Plastic is of course vital in many ways to our modern way of life and well-being—but not all forms of plastic. Nearly half of the over 400 million tons produced each year is made into packaging, most of it becoming single-use products including grocery bags, food containers, wrappers, plastic bottles, straws and cutlery—waste that doesn’t decompose. Only a tiny fraction of it is recycled, and much of it cannot be recycled.

It’s estimated over 8 million tons of this disposable stuff enters the ocean each year, forming massive gyres the size of Texas. Hundreds of species including seabirds, sea turtles, marine mammals and fish are killed each year after mistaking it for food. And scientists now understand the gyres account for only about one percent of the ocean plastic.

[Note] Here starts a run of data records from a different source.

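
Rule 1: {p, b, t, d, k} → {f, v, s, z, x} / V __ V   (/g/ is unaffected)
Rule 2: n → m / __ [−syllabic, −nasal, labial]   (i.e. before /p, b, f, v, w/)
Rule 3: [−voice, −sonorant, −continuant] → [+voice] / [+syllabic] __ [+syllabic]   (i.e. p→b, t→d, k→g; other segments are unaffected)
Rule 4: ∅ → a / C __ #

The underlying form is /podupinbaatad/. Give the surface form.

pozufimbaasada

Rule 1 (intervocalic spirantization): /d/ is a stop between vowels /o/ and /u/, so it spirantizes to the fricative [z]. /p/ is a stop between vowels /u/ and /i/, so it spirantizes to the fricative [f]. /t/ is a stop between vowels /a/ and /a/, so it spirantizes to the fricative [s]. /podupinbaatad/ → pozufinbaasad.
Rule 2 (nasal place assimilation): /n/ precedes the labial consonant /b/, so it assimilates in place to [m]. /pozufinbaasad/ → pozufimbaasad.
Rule 3 (intervocalic voicing): no segment meets the environment; /pozufimbaasad/ is unchanged.
Rule 4 (final a-epenthesis): the form ends in the consonant /d/, so [a] is inserted word-finally. /pozufimbaasad/ → pozufimbaasada.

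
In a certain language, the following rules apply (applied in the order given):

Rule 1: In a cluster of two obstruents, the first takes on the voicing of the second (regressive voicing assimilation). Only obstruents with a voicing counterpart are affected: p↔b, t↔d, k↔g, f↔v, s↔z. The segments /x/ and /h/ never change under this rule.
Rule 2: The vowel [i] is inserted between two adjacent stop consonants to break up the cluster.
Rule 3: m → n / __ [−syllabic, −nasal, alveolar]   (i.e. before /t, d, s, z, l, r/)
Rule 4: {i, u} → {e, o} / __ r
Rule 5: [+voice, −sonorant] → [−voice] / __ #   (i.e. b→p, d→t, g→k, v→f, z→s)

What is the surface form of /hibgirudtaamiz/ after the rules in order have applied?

Rule 1 (regressive voicing assimilation): /d/ precedes the voiceless obstruent /t/, so it devoices to [t] by assimilation. /hibgirudtaamiz/ → hibgiruttaamiz.
Rule 2 (stop-cluster i-epenthesis): /b/ and /g/ form a stop–stop cluster, so [i] is inserted between them. /t/ and /t/ form a stop–stop cluster, so [i] is inserted between them. /hibgiruttaamiz/ → hibigirutitaamiz.
Rule 3 (nasal place assimilation): no segment meets the environment; /hibigirutitaamiz/ is unchanged.
Rule 4 (pre-rhotic lowering): /i/ is a high vowel immediately before /r/, so it lowers to [e]. /hibigirutitaamiz/ → hibigerutitaamiz.
Rule 5 (final devoicing): /z/ is a voiced obstruent in word-final position, so it devoices to [s]. /hibigerutitaamiz/ → hibigerutitaamis.

hibigerutitaamis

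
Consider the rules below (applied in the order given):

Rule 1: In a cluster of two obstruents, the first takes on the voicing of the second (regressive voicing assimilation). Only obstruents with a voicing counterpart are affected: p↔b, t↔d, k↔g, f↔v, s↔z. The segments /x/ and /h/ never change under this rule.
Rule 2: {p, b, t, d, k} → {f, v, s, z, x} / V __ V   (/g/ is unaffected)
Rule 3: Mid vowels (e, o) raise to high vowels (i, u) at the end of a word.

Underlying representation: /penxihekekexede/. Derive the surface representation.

penxihexexexezi

Rule 1 (regressive voicing assimilation): no segment meets the environment; /penxihekekexede/ is unchanged.
Rule 2 (intervocalic spirantization): /k/ is a stop between vowels /e/ and /e/, so it spirantizes to the fricative [x]. /k/ is a stop between vowels /e/ and /e/, so it spirantizes to the fricative [x]. /d/ is a stop between vowels /e/ and /e/, so it spirantizes to the fricative [z]. /penxihekekexede/ → penxihexexexeze.
Rule 3 (final vowel raising): /e/ is a mid vowel in word-final position, so it raises to [i]. /penxihexexexeze/ → penxihexexexezi.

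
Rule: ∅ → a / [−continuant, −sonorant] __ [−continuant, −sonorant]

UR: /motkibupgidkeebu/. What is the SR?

motakibupagidakeebu

/t/ and /k/ form a stop–stop cluster, so [a] is inserted between them.
/p/ and /g/ form a stop–stop cluster, so [a] is inserted between them.
/d/ and /k/ form a stop–stop cluster, so [a] is inserted between them.
Surface form: [motakibupagidakeebu].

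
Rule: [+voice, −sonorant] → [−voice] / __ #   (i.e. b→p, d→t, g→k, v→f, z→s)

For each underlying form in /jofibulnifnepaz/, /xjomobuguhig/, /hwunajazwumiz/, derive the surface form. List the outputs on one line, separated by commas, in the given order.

/jofibulnifnepaz/: /z/ is a voiced obstruent in word-final position, so it devoices to [s]. → [jofibulnifnepas].
/xjomobuguhig/: /g/ is a voiced obstruent in word-final position, so it devoices to [k]. → [xjomobuguhik].
/hwunajazwumiz/: /z/ is a voiced obstruent in word-final position, so it devoices to [s]. → [hwunajazwumis].

jofibulnifnepas, xjomobuguhik, hwunajazwumis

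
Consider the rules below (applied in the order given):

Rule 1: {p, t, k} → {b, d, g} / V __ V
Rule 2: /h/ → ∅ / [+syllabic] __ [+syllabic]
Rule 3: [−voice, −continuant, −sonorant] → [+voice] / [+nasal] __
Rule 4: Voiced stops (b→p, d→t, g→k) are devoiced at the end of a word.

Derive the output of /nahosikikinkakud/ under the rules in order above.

naosigigingagut

Rule 1 (intervocalic voicing): /k/ is a voiceless stop between vowels /i/ and /i/, so it voices to [g]. /k/ is a voiceless stop between vowels /i/ and /i/, so it voices to [g]. /k/ is a voiceless stop between vowels /a/ and /u/, so it voices to [g]. /nahosikikinkakud/ → nahosigiginkagud.
Rule 2 (intervocalic h-deletion): /h/ occurs between vowels /a/ and /o/, so it deletes. /nahosigiginkagud/ → naosigiginkagud.
Rule 3 (post-nasal voicing): /k/ is a voiceless stop immediately after the nasal /n/, so it voices to [g]. /naosigiginkagud/ → naosigigingagud.
Rule 4 (final devoicing): /d/ is a voiced stop in word-final position, so it devoices to [t]. /naosigigingagud/ → naosigigingagut.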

A recent study found that 99.8 percent of plastic that’s entered the ocean since 1950 has sunk below the surface, with 10,000 times more plastic particles found on the seafloor. But the problem doesn’t stop there. The Center for Biological Diversity estimates that fish in the North Pacific ingest 12,000 to 24,000 tons of plastic each year, which transfers up the food chain to bigger fish, marine mammals, and then to human seafood consumers. A study by researchers from U.C Davis found that a quarter of the fish at markets in California contained plastic in their guts, mostly in the form of plastic microfibers.